Let me ask you something–

What have you been told about what you have to do and be to be fit, strong, and healthy? What are some common phrases that you hear associated with fitness?

Have you heard, for example,

No pain no gain. Work hard for your body. Get your summer body ready. Push through your pain. Shaking is fear leaving your body.”

How did those messages shape your wellness? How did they frame your view of yourself, what you’re required to do to and with your body, and what fit feels like? What story did you internalize about yourself as a result?

Do any of those messages and views include feeling good, trusting your intuition and your body, and moving in ways that validate, honor, or care for yourself?

I’m going to bet on “no” here, because that certainly isn’t true for me, it’s not true in any visible way in any of the circles of friends I am and have ever been in, and it’s certainly not promoted by the multi-billion dollar Get Fit industry we love and pay for.

Social norms are based on agreements. If you present an idea to me as valid and I accept it, then we now agree that the thing is the thing you said it was. If we present that idea to someone else and they accept it, then it becomes valid to them too, we all agree it is the thing you said it was, and on it goes to the next person, and the next, and the next, until the entire group remains in general agreement that the thing is that thing and has that value.

When it comes to fitness, what we seem to have come to a social agreement on is that you, dear human, must never, ever, not ever, become comfortable, lest you surrender yourself to a painful, destitute and joyless life of complacent stagnation.

This sounds pretty weird coming from someone who has spent the majority of the last 39 years pushing boundaries and inviting you to do it too, eh?

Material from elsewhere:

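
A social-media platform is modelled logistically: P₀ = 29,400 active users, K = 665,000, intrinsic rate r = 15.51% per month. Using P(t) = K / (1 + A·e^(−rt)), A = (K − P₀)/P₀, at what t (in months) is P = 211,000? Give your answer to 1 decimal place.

t ≈ 14.9 months

A = (665000 − 29400)/29400 = 21.61905
211000 = 665000/(1 + 21.61905·e^(−0.1551t)) → 1 + 21.61905·e^(−0.1551t) = 3.15166
e^(−0.1551t) = 0.099526 → t = ln(10.04762)/0.1551 = 2.30734/0.1551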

But here’s the thing– yes, growth is part of how we thrive. Getting out of our comfort zone is actually beneficial not just to us, but as a collective society. But– TO A FUCKING POINT. To a point of growth, and not to the point of pain.

When we pass the pain point we are no longer helping, we are just harming.

I’m going to share a story with you. While the specifics are mine, and the characters and the timelines are mine, but I think that maybe, if you’re reading this, my story is yours too. 

To say I grew up in a household that valued pushing through and past your physical edge feels like a gross understatement.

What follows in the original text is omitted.